MCP Server Pattern for AI-Callable Hotel Intelligence

Designing Model Context Protocol tools for hotel search, availability, and pricing intelligence with reliable scraping and intent parsing.

February 4, 20266 min read
MCP
FastAPI
Playwright
Transformers
PostgreSQL

The problem

Travel and hospitality workflows are full of repetitive decisions: search by location, compare pricing, check availability, and decide whether the result is worth opening in a separate booking platform. That is tedious for humans and even worse for agents.

The challenge was to make that capability queryable in plain English while keeping the backend deterministic, auditable, and resilient to the messiness of live websites.

We needed a pattern where an AI assistant could ask a question once and receive structured output instead of a wall of unstructured text.

Implementation approach

I defined MCP tool contracts for search, availability checks, and price trend lookups so the assistant could use hotel intelligence as a first-class capability rather than as a one-off API integration.

A scraping layer built with Playwright and BeautifulSoup handled retries, anti-bot resilience, and freshness constraints. The point was not just to scrape, but to make the data reliable enough for comparison.

Intent parsing with transformer models converted ambiguous natural language into explicit search parameters like destination, budget band, stay dates, and amenity filters.

PostgreSQL stored hotel metadata, pricing history, and availability windows so the system could answer both current-state and trend questions.

What went wrong

The earliest version underestimated how often booking sites change layouts. Small HTML changes broke parsing more often than the business logic itself, which meant the scraping layer needed more defensive checks than initially planned.

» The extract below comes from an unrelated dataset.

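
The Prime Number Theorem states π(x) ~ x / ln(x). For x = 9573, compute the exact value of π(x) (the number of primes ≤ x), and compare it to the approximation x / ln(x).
π(9573) = 1183;  x/ln(x) ≈ 1044.32;  relative error ≈ 11.72%.

Directly count primes up to 9573: π(9573) = 1183. The PNT approximation gives 9573/ln(9573) ≈ 9573/9.16670 ≈ 1044.32. Relative error (π(x) − x/ln(x)) / π(x) ≈ 11.72%; the approximation is known to undercount slightly (Li(x) is a better estimate).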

We also learned that ambiguous travel requests are common. A query like 'cheap beachfront hotels this weekend' sounds simple, but it needs structured parsing before it can be executed safely against real inventory.

Outcome and takeaway

The same server interface can serve multiple agent clients while keeping data collection, normalization, and reasoning pipelines centralized. That matters because each new assistant should inherit the same vetted capabilities instead of reimplementing them.

The bigger lesson is that MCP is strongest when the underlying tool is trustworthy. If the backend can explain its own data sources and failure modes, agents can make better decisions on top of it.